The REST used by browsers can be thought of as the language of the internet. With cloud use on the rise, APIs are being used by cloud consumers to expose and organize access to web services. REST is a logical choice for building APIs that allow users to connect to, manage and interact with cloud services flexibly in a distributed environment. RESTful APIs are used by such sites as Amazon, Google, LinkedIn and Twitter.
A RESTful API uses commands to obtain resources. The state of a resource at any given timestamp is called a resource representation. A RESTful API uses existing HTTP methodologies defined by the RFC 2616 protocol, such as:
GET to retrieve a resource;
PUT to change the state of or update a resource, which can be an object, file or block;
POST to create that resource; and DELETE to remove it.
Data formats the REST API supports include:
application/json (Easier to understand, but limited to addressing modules using standard text and numbers)
application/xml (Supports more than letters and numbers but more difficult syntax)
application/x-wbe+xml
application/x-www-form-urlencoded
multipart/form-data
Xerial passes these methods back to the core framework (Larevel, Yii2, Django for Python related integrations, Pods for Swift, Ruby for extensions to IOS and Android and scores of other objects for use in object oriented programming) transferring information requests back to the host, which responds to the requestor for reassembly on client facing application.
Xerial uses multiple frameworks and creates translators between many of them to manage much of the utility work while enabling its customization modules to be purposed into creating the data-store for each client wanting to use the system generated PISC to link back to the framework.

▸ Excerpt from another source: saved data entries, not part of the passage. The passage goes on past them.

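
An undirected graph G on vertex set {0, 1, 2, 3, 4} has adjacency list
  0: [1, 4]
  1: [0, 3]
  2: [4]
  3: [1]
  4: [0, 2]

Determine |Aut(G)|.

The degree sequence is [2, 2, 1, 1, 2]; the two degree-1 vertices 2 and 3 are the ends of a path, so G = P_5. The only nontrivial automorphism of a path is the end-to-end reflection, so Aut(G) ≅ Z_2.

2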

At the heart of the Xerial architecture is the customization modules, written in Javascript and PHP created to easily save and retrieve data from the SQL Based data store. The primary connection point between the client/server is http which is used in methods similar to creating and managing rich media posts similar to a Tweet for text, or Facebook for Audio, Video, and imaging data streams and handlers. There is much more about how the system creates and manages each transaction between the server and requestor, but that will be posted in the future.
The platform assembles server resources around content that is comprised of modules and extensions that are compiled together into a series of ‘services’ each respectively created for a specific task targeting many areas of commerce with each respective field the content is generated for. As a service, Xerial(ERPe) manages the data load to each using sharding techniques to offset peak loads to server resources. (More to come)
What is the difference between a (M) Module and a (T) Template? – Modules are single functional utilities that can be used standalone or in combination when used as a component for a template project. A Template is simply a formatted combination of modules that are tied together to develop rich or full applications that require different functions that each module provides. When combined into a template, the functionality is usually designed to provide a series of services for specific segments of a marketplace. See example below:
Audio Manager (M) – Input for managing audio content for non-commerce related transactions. Use the audio manager to embed audio file playback functions on any portion of your Pisc. This core API includes advanced playback tools, and GUI or Graphical User Interface elements and function for your app.